One of the key findings of the 2019 Property Investment Sentiment Survey was that 16% of those surveyed are rentvestors. The survey also found that almost half of the respondents would consider this tactic as way to get into the property market.
So what is this trendy-sounding strategy?
Rentvesting is a method of investing where an investor buys a property in a place they can afford to buy, while they continue to rent where they want to live. It may allow an investor to continue living in a place where a home might be out of his or her budget, while holding a property in a location that suits their financial position.
It isn’t quite something new, according to Your Investment Property Magazine editor Sarah Megginson.

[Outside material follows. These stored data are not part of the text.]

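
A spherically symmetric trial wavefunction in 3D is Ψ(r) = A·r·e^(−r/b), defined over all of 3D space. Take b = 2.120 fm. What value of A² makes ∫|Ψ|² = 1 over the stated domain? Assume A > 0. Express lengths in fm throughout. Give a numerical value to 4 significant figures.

We need A² ∫|f|² 4πr² dr = 1, taking the integral from 0 to ∞.
In 3D with spherical symmetry the volume element is 4πr² dr.
Using ∫₀^∞ rⁿ e^(−αr) dr = n!/αⁿ⁺¹, carrying out the integral gives A² · 3·π·b^5.
Hence A² = 1/[3·π·b^5].
Plugging in b = 2.120 yields A = 0.049777.

A^2 ≈ 0.002478 fm^(-5)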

“I think this idea of rentvesting has been around for a while, but in the last few years we've really formalised it as a strategy, and I think people are more strategic about it,” she says.
It may be ideal to consider this strategy whenever you feel like you are comfortable delaying homeownership to reach your investment goals, explains Let’s Get Real author Luke Harris.

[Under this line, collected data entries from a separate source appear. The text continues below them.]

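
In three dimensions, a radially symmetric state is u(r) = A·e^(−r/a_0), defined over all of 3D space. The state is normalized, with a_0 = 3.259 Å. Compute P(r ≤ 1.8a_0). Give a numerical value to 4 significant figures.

P ≈ 0.6973

Integrate the radial probability density 4πr²|u|² over r ≤ 1.8a_0.
Normalization gives A² = 1/(π·a_0^3).
In terms of t = r/a_0 (A², 4π and the length scale all cancel between numerator and denominator), P = [∫_{0}^{1.8} t^2·e^(-2·t) dt] / [∫_{0}^{∞} t^2·e^(-2·t) dt].
Using ∫ t^2·e^(-2·t) dt = -(2·t^2 + 2·t + 1)·e^(-2·t)/4, the numerator is 1/4 - 277·e^(-18/5)/100 and the denominator is 1/4.
The region integral divided by the full integral gives P = 0.69725.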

“Rentvesting involves renting when you could possibly buy a place to live in, so it’s a form of delayed gratification. Of course, this can be uncomfortable, and renting gives a little less certainty than buying as an owner-occupier. Not all rentvestors see that as a bad thing, however,” he says.
The benefits of reinvesting
This strategy may allow you to enter the property market by purchasing in an area you can afford, providing you with a head start to reach your investment goals.
Rentvesting is a bit like being forced to saved, according to Harris.
“The number one advantage for me is that it’s like a forced saving, in that having an investment property whilst you rent focusses your attention on wealth creation rather than buying expensive things for your own home,” he explains.
It may give you an opportunity to live in places where buying isn’t quite ideal because of sky-high prices. You might get to take advantage of the location without the long-term commitment on a mortgage. You may also build equity with the investment property you bought.
For instance, the extreme costs of properties in Sydney and Melbourne have caused people to consider alternative routes to enter the property market. An ideal to do just that is through rentvesting, according to realestate.com.au Chief Economist Nerida Conisbee.
This strategy may also have some tax benefits.
“Of course, your own home is not tax-deductible, and so rentvesting may give you tax benefits that you wouldn’t otherwise get which gives you the chance to build your portfolio faster,” Harris mentions.
As with any investment strategies, there are risks involved in rentvesting – the biggest being the possibility of selling or moving into your investment property from time to time.
“The problem with that is that you may need to move! To a lot of people that can be fun and a chance to try a new street or suburb, but as you get older people are less likely wanting to move every time a lease expires," Harris says.
A possible solution is to try and negotiate a longer lease.
“Or speak with the property manager about the intentions of the owner and if they plan on selling or doing anything else that may affect you staying on for a longer term — if of course, that is a concern to you,” he adds.
If you’re a budding investor who also wants to purchase their first ever home, rentvesting may also disqualify you for first-homebuyer grants.
Is it for you?
This strategy may work for almost anyone. However, it is most suited for young individuals, couples, or families wanting to start their investment portfolio, according to OpenCorp director Cam McLellan.
This sentiment is echoed by Harris.
“If you are looking to settle down, have a bunch of kids and not move for 10-20 years, then rentvesting may not be the right strategy for you. If you are young and mobile and are happy to rent whilst you build the portfolio of your dreams, then perhaps that is a better outcome,” he says.
In essence, rentvesting may work for you if you prefer the financial benefits of investing in a property while renting in a quality home over paying for a mortgage in a location that you may not find appealing.
To achieve a great return on investment, there are many factors you must consider such as the location of your property investment and where you choose to rent. It is also important to consider mortgage repayments and the median rental prices in similar properties in your investment area.
“Market, Area and Property (M.A.P) are three major factors to (consider) when considering your rentvestment property. A successful rentvestor will take their time to research the market and scour their designated areas until the right property appears, with the perfect balance of affordability and potential to grow,” McLellan says.
Rentvesting may seem like a new trendy investment tactic that investors should do for fear of missing out, but if you have any hesitations about this strategy (or any other strategy, really), it’s best to put it on hold. Don’t be swayed by its cool-sounding name and immediately hop on board. Consider seeking help from a professional to ensure that you’d get your money’s worth and avoid not-so ideal situations.